TIFF Review: The Kindergarten Teacher
“In a couple of years you’ll be a shadow, just like me,” Maggie Gyllenhaal’s character Lisa tells her young student in The Kindergarten Teacher. And that sentence perhaps sums up the many themes that weave their way through this feature such as trust, in particular that between a teacher and student, one’s self-worth and culture’s feeling towards the arts art in general.
All of this is explored through the eyes of Lisa, a Kindergarten teacher who takes a continuing education poetry class (led by Gael Garcia Bernal). She has children of her own, teenagers who value time with their phones and their friends more than at home, and a husband who tries to connect with Lisa through support of her poetry, though he doesn’t really understand. Enter Jimmy (Parker Sevak), a five year old student that randomly creates beautiful poetry. When Lisa discovers his incredible talent, she takes it upon herself to try and protect it, to nurture it, almost at times to absorb it. But, what starts as an interest in a pupil, soon crosses a dangerous line.
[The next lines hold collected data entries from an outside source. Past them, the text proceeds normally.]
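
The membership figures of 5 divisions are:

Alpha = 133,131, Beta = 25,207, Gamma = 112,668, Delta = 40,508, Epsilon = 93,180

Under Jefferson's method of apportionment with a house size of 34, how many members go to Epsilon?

Standard divisor 404694/34 ≈ 11902.765; standard quotas: Alpha 11.185, Beta 2.118, Gamma 9.466, Delta 3.403, Epsilon 7.828.
Rounding down gives 11, 2, 9, 3, 7 = 32 seats, so the divisor must be adjusted.
With modified divisor 11200: modified quotas Alpha 11.887, Beta 2.251, Gamma 10.060, Delta 3.617, Epsilon 8.320.
Rounding down: Alpha 11, Beta 2, Gamma 10, Delta 3, Epsilon 8 (total 34).
Epsilon receives 8.

8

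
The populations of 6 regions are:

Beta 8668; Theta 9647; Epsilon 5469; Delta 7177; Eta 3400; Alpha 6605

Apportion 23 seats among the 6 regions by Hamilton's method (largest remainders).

Total 40966; standard divisor 40966/23 ≈ 1781.13.
Standard quotas: Beta 4.8666, Theta 5.4162, Epsilon 3.0705, Delta 4.0295, Eta 1.9089, Alpha 3.7083.
Lower quotas: Beta 4, Theta 5, Epsilon 3, Delta 4, Eta 1, Alpha 3 (sum 20, leaving 3 seats).
Remainders in descending order: Eta 0.9089, Beta 0.8666, Alpha 0.7083, Theta 0.4162, Epsilon 0.0705, Delta 0.0295.
The surplus seats go to Eta, Beta, Alpha.

Beta 5, Theta 5, Epsilon 3, Delta 4, Eta 2, Alpha 4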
It took me some time to digest The Kindergarten Teacher and fully assess its value. Having won director Sara Colangelo a Best Director award when the film launched at Sundance, expectations for this Netflix production were high. Upon watching this movie, which is a remake of an Israeli production of the same name, I couldn’t help but wonder how differently it would be perceived if Lisa’s character was, instead, a man. That perhaps is a whole different article, however either way this can be, in places uncomfortable to watch. Credit for that goes wholeheartedly to Colangelo who manages to control the overall tone of the film to highlight this, even when the pacing sometimes stumbles.
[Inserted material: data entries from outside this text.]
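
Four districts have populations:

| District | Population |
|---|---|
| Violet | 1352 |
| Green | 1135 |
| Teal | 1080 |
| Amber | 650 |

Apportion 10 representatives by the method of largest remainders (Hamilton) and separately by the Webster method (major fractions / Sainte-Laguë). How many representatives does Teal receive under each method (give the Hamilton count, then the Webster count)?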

Gyllenhaal is a fine choice to play the teacher, sincerity oozing from her in every frame. Lisa truly believes, even later when things are evidently going terribly wrong that she is justified, and Gyllenhaal brings sympathy to a character that increasingly doesn’t deserve it. She also prevents the movie from getting too campy, and it could have easily gone there at the end as it teeters on the brink of going over the top. Gyllenhaal grounds this film when it falters, and without her, we may have had a much different result.